【发布时间】:2016-04-09 01:31:39
【问题描述】:
这里是一些 C# 代码(我稍微修改了它以修改其中的一些硬编码值):
public static string Decrypt(string InputFile)
{
string outstr = null;
if ((InputFile != null))
{
if (File.Exists(InputFile))
{
FileStream fsIn = null;
CryptoStream cstream = null;
try
{
byte[] _b = { 94, 120, 102, 204, 199, 246, 243, 104, 185, 115, 76, 48, 220, 182, 112, 101 };
fsIn = File.Open(InputFile, FileMode.Open, System.IO.FileAccess.Read);
SymmetricAlgorithm symm = new RijndaelManaged();
PasswordDeriveBytes Key = new PasswordDeriveBytes(System.Environment.MachineName, System.Text.Encoding.Default.GetBytes("G:MFX62rlABW:IUYAX(i"));
ICryptoTransform transform = symm.CreateDecryptor(Key.GetBytes(24), _b);
cstream = new CryptoStream(fsIn, transform, CryptoStreamMode.Read);
StreamReader sr = new StreamReader(cstream);
char[] buff = new char[1000];
sr.Read(buff, 0, 1000);
outstr = new string(buff);
}
finally
{
if (cstream != null)
{
cstream.Close();
}
if (fsIn != null)
{
fsIn.Close();
}
}
}
}
return outstr;
}
我需要想出一个函数来在 PHP 中做同样的事情。

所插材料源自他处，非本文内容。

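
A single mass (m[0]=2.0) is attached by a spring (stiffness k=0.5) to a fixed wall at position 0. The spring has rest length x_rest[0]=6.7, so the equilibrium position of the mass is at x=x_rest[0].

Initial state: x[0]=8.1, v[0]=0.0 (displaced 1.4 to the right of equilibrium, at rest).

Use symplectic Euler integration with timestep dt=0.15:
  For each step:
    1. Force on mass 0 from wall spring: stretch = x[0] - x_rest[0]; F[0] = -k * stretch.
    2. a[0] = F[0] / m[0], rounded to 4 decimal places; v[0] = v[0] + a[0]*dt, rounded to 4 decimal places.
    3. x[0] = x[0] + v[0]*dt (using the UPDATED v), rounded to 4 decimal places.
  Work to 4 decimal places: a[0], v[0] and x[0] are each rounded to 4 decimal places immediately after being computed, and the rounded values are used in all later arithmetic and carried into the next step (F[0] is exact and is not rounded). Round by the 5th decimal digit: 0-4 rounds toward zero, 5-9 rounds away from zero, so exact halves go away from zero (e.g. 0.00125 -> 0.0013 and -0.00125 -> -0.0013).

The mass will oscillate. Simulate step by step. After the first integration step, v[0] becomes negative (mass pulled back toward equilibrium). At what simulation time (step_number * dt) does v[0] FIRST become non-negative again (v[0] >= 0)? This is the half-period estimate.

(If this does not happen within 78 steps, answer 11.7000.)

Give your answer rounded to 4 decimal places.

Step 0: x=[8.1000] v=[0.0000]
Step 1: x=[8.0921] v=[-0.0525]
Step 2: x=[8.0764] v=[-0.1047]
Step 3: x=[8.0530] v=[-0.1563]
Step 4: x=[8.0220] v=[-0.2070]
Step 5: x=[7.9835] v=[-0.2566]
Step 6: x=[7.9378] v=[-0.3047]
Step 7: x=[7.8851] v=[-0.3511]
Step 8: x=[7.8258] v=[-0.3955]
Step 9: x=[7.7601] v=[-0.4377]
Step 10: x=[7.6885] v=[-0.4775]
Step 11: x=[7.6113] v=[-0.5146]
Step 12: x=[7.5290] v=[-0.5488]
Step 13: x=[7.4420] v=[-0.5799]
Step 14: x=[7.3508] v=[-0.6077]
Step 15: x=[7.2560] v=[-0.6321]
Step 16: x=[7.1581] v=[-0.6530]
Step 17: x=[7.0576] v=[-0.6702]
Step 18: x=[6.9551] v=[-0.6836]
Step 19: x=[6.8511] v=[-0.6932]
Step 20: x=[6.7463] v=[-0.6989]
Step 21: x=[6.6412] v=[-0.7006]
Step 22: x=[6.5364] v=[-0.6984]
Step 23: x=[6.4326] v=[-0.6923]
Step 24: x=[6.3303] v=[-0.6823]
Step 25: x=[6.2300] v=[-0.6684]
Step 26: x=[6.1324] v=[-0.6508]
Step 27: x=[6.0380] v=[-0.6295]
Step 28: x=[5.9473] v=[-0.6047]
Step 29: x=[5.8608] v=[-0.5765]
Step 30: x=[5.7791] v=[-0.5450]
Step 31: x=[5.7025] v=[-0.5105]
Step 32: x=[5.6315] v=[-0.4731]
Step 33: x=[5.5666] v=[-0.4330]
Step 34: x=[5.5080] v=[-0.3905]
Step 35: x=[5.4561] v=[-0.3458]
Step 36: x=[5.4112] v=[-0.2992]
Step 37: x=[5.3736] v=[-0.2509]
Step 38: x=[5.3434] v=[-0.2012]
Step 39: x=[5.3209] v=[-0.1503]
Step 40: x=[5.3061] v=[-0.0986]
Step 41: x=[5.2992] v=[-0.0463]
Step 42: x=[5.3001] v=[0.0062]
First v>=0 after going negative at step 42, time=6.3000

Answer: 6.3000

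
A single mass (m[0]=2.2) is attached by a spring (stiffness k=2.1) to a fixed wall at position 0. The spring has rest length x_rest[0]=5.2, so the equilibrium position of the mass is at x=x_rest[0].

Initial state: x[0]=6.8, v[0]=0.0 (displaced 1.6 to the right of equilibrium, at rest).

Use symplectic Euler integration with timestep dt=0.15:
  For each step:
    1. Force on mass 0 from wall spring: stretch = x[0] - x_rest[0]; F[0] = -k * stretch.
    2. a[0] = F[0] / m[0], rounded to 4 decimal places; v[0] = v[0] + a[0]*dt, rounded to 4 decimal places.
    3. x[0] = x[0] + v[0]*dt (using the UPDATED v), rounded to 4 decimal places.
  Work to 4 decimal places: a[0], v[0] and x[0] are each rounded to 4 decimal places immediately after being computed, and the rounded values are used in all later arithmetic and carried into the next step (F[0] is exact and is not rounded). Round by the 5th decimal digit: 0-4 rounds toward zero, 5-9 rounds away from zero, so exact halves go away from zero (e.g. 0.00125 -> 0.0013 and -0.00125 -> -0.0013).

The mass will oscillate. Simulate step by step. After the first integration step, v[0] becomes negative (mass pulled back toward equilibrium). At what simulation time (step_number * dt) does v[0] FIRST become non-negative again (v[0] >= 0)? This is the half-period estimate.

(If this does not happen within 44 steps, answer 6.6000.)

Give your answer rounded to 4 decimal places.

Answer: 3.3000

Derivation:
Step 0: x=[6.8000] v=[0.0000]
Step 1: x=[6.7656] v=[-0.2291]
Step 2: x=[6.6976] v=[-0.4533]
Step 3: x=[6.5974] v=[-0.6677]
Step 4: x=[6.4672] v=[-0.8678]
Step 5: x=[6.3098] v=[-1.0492]
Step 6: x=[6.1286] v=[-1.2081]
Step 7: x=[5.9274] v=[-1.3411]
Step 8: x=[5.7106] v=[-1.4452]
Step 9: x=[5.4829] v=[-1.5183]
Step 10: x=[5.2491] v=[-1.5588]
Step 11: x=[5.0142] v=[-1.5658]
Step 12: x=[4.7833] v=[-1.5392]
Step 13: x=[4.5614] v=[-1.4795]
Step 14: x=[4.3532] v=[-1.3881]
Step 15: x=[4.1632] v=[-1.2669]
Step 16: x=[3.9954] v=[-1.1184]
Step 17: x=[3.8535] v=[-0.9459]
Step 18: x=[3.7405] v=[-0.7531]
Step 19: x=[3.6589] v=[-0.5441]
Step 20: x=[3.6104] v=[-0.3234]
Step 21: x=[3.5960] v=[-0.0958]
Step 22: x=[3.6161] v=[0.1339]
First v>=0 after going negative at step 22, time=3.3000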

请记住,我没有编写 C# 代码,也无法修改它,所以即使它很糟糕,我也会坚持下去。我到处搜索,发现了一些零碎的东西,但到目前为止没有任何效果。我发现的所有示例都使用 mcrypt,这些天似乎不赞成使用它,但我可能一直在使用它。接下来,我发现了以下帖子,其中包含一些有用的信息:Rewrite Rijndael 256 C# Encryption Code in PHP
所以看起来 PasswordDeriveBytes 类是解决这个问题的关键。我创建了以下 PHP 代码来尝试解密:
function PBKDF1($pass,$salt,$count,$dklen) {
$t = $pass.$salt;
//echo 'S||P: '.bin2hex($t).'<br/>';
$t = sha1($t, true);
//echo 'T1:' . bin2hex($t) . '<br/>';
for($i=2; $i <= $count; $i++) {
$t = sha1($t, true);
//echo 'T'.$i.':' . bin2hex($t) . '<br/>';
}
$t = substr($t,0,$dklen);
return $t;
}
$input = 'Ry5WdjGS8rpA9eA+iQ3aPw==';
$key = "win7x64";
$salt = implode(unpack('C*', "G:MFX62rlABW:IUYAX(i"));
$salt = pack("H*", $salt);
$it = 1000;
$keyLen = 16;
$key = PBKDF1($key, $salt, $it, $keyLen);
$key = bin2hex(substr($key, 0, 8));
$iv = bin2hex(substr($key, 8, 8));
echo trim(mcrypt_decrypt(MCRYPT_RIJNDAEL_256, $key, base64_decode($input), MCRYPT_MODE_CBC, $iv));
您会注意到,对于我认为是 System.Environment.MachineName,我现在输入了一个固定值,即我所在机器的计算机名称,因此应该等同于 C# 代码是在做。除此之外,我注意到使用 MCRYPT_RIJNDAEL_256 不起作用,它会引发错误“IV 参数必须与块大小一样长”。如果我使用 MCRYPT_RIJNDAEL_128,我不会收到该错误,但解密仍然失败。我假设我缺少 CreateDecryptor 函数使用的字节数组 _b 的部分,我不知道它应该放在哪里。感谢任何帮助。
更新
这就是解决方案,它是通过标记为正确的答案实现的。请注意,PBKDF1 函数的代码不是我的,它已在答案中链接到。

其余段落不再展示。